In February 2006 the Board approved a change to the overall strategic direction of the group targeting the core business of franchising. This strategy, which is now well progressed, is aimed at boosting the performance of the group and its franchisees. It includes the introduction of new franchisees, working with existing franchisees to upgrade their businesses to superstore status, refurbishments of smaller stores to achieve a “Best in Town” offer and a greater focus on store compliance.
Working capital was managed down to $4.6 million through careful management, releasing funds to enable total borrowings to be reduced from $47.5 million to $29.3 million during the financial year.
BSL anticipates the use of funds received from the ongoing sale of non-core assets to further reduce these borrowings. To date BSL has sold three stores in Brisbane and a further three in Melbourne. Negotiations are well progressed for the sale of the remaining stores. In April the company sold its interest-free debtor book to GE Capital Finance Pty Ltd for $8.5 million.
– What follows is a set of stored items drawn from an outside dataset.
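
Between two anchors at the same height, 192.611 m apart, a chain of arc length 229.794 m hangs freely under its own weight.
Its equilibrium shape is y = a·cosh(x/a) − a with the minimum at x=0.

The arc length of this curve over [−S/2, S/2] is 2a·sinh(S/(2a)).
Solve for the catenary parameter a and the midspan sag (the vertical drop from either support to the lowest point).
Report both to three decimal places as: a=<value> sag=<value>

seed: a₀ = √(S³/(24(L−S))) = √(192.611³/(24·37.183)) = 89.483672
iter 1: u=1.076235  f(a)=+2.214e+00  f'(a)=-9.314e-01  a ← 89.483672 − (+2.214e+00/-9.314e-01) = 91.860534
iter 2: u=1.048388  f(a)=+9.127e-02  f'(a)=-8.560e-01  a ← 91.860534 − (+9.127e-02/-8.560e-01) = 91.967156
iter 3: u=1.047173  f(a)=+1.699e-04  f'(a)=-8.528e-01  a ← 91.967156 − (+1.699e-04/-8.528e-01) = 91.967355
iter 4: u=1.047170  f(a)=+5.913e-10  f'(a)=-8.528e-01  a ← 91.967355 − (+5.913e-10/-8.528e-01) = 91.967355
iter 5: u=1.047170  f(a)=-5.684e-14  f'(a)=-8.528e-01  a ← 91.967355 − (-5.684e-14/-8.528e-01) = 91.967355
converged: |Δa| < 1e-12 after 5 iterations
sag = a·(cosh(S/(2a)) − 1) = 91.967355·(cosh(1.047170) − 1) = 55.203685
T_max/T_min = cosh(S/(2a)) = 1.600253

a=91.967 sag=55.204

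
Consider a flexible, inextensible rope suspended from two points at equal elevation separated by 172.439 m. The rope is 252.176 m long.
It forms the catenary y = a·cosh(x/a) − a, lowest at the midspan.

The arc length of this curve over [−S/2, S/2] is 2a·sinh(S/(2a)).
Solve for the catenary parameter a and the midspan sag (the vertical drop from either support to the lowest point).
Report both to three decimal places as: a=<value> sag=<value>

seed: a₀ = √(S³/(24(L−S))) = √(172.439³/(24·79.737)) = 51.762790
iter 1: u=1.665666  f(a)=+1.182e+01  f'(a)=-4.025e+00  a ← 51.762790 − (+1.182e+01/-4.025e+00) = 54.699781
iter 2: u=1.576231  f(a)=+1.081e+00  f'(a)=-3.320e+00  a ← 54.699781 − (+1.081e+00/-3.320e+00) = 55.025323
iter 3: u=1.566906  f(a)=+1.104e-02  f'(a)=-3.252e+00  a ← 55.025323 − (+1.104e-02/-3.252e+00) = 55.028717
iter 4: u=1.566809  f(a)=+1.178e-06  f'(a)=-3.251e+00  a ← 55.028717 − (+1.178e-06/-3.251e+00) = 55.028718
iter 5: u=1.566809  f(a)=+2.842e-14  f'(a)=-3.251e+00  a ← 55.028718 − (+2.842e-14/-3.251e+00) = 55.028718
converged: |Δa| < 1e-12 after 5 iterations
sag = a·(cosh(S/(2a)) − 1) = 55.028718·(cosh(1.566809) − 1) = 82.544330
T_max/T_min = cosh(S/(2a)) = 2.500023

a=55.029 sag=82.544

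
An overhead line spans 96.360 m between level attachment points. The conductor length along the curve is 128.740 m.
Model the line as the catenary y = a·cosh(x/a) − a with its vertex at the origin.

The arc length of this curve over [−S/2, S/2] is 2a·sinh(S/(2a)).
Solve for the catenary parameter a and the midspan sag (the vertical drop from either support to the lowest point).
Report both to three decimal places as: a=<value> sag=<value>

a=35.524 sag=37.998

seed: a₀ = √(S³/(24(L−S))) = √(96.360³/(24·32.380)) = 33.931350
iter 1: u=1.419926  f(a)=+3.425e+00  f'(a)=-2.322e+00  a ← 33.931350 − (+3.425e+00/-2.322e+00) = 35.406453
iter 2: u=1.360769  f(a)=+2.360e-01  f'(a)=-2.012e+00  a ← 35.406453 − (+2.360e-01/-2.012e+00) = 35.523756
iter 3: u=1.356275  f(a)=+1.304e-03  f'(a)=-1.990e+00  a ← 35.523756 − (+1.304e-03/-1.990e+00) = 35.524411
iter 4: u=1.356250  f(a)=+4.030e-08  f'(a)=-1.990e+00  a ← 35.524411 − (+4.030e-08/-1.990e+00) = 35.524411
iter 5: u=1.356250  f(a)=-2.842e-14  f'(a)=-1.990e+00  a ← 35.524411 − (-2.842e-14/-1.990e+00) = 35.524411
converged: |Δa| < 1e-12 after 5 iterations
sag = a·(cosh(S/(2a)) − 1) = 35.524411·(cosh(1.356250) − 1) = 37.997563
T_max/T_min = cosh(S/(2a)) = 2.069618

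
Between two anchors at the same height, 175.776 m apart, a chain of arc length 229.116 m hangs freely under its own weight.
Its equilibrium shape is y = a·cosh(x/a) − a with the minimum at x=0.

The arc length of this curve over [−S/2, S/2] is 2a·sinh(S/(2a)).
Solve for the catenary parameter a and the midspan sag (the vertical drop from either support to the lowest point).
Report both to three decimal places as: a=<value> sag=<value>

a=67.913 sag=65.262

seed: a₀ = √(S³/(24(L−S))) = √(175.776³/(24·53.340)) = 65.133923
iter 1: u=1.349343  f(a)=+5.072e+00  f'(a)=-1.956e+00  a ← 65.133923 − (+5.072e+00/-1.956e+00) = 67.726702
iter 2: u=1.297686  f(a)=+3.186e-01  f'(a)=-1.717e+00  a ← 67.726702 − (+3.186e-01/-1.717e+00) = 67.912192
iter 3: u=1.294142  f(a)=+1.443e-03  f'(a)=-1.702e+00  a ← 67.912192 − (+1.443e-03/-1.702e+00) = 67.913040
iter 4: u=1.294126  f(a)=+2.991e-08  f'(a)=-1.702e+00  a ← 67.913040 − (+2.991e-08/-1.702e+00) = 67.913040
iter 5: u=1.294126  f(a)=+2.842e-14  f'(a)=-1.702e+00  a ← 67.913040 − (+2.842e-14/-1.702e+00) = 67.913040
converged: |Δa| < 1e-12 after 5 iterations
sag = a·(cosh(S/(2a)) − 1) = 67.913040·(cosh(1.294126) − 1) = 65.262470
T_max/T_min = cosh(S/(2a)) = 1.960971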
These funds were used to retire debt.
Net assets were $4.9 million up $0.1 million from the half year.
Houghton said that inconsistencies in accounting data that delayed the release of the half year report were identified and corrected.
"Opening balances for affected assets, liabilities and reserves have been restated and the group has taken steps to ensure these errors do not re-occur," the statement said.
He also said the strong performance of the core franchise business reinforced the Board’s decision during the financial year to focus on this area of the overall business.
"With the completion of the retailing sale program expected by the end of the year, which will free up the group’s resources, the Board and management are confident that the outlook for the group in 2007 and beyond is very positive.".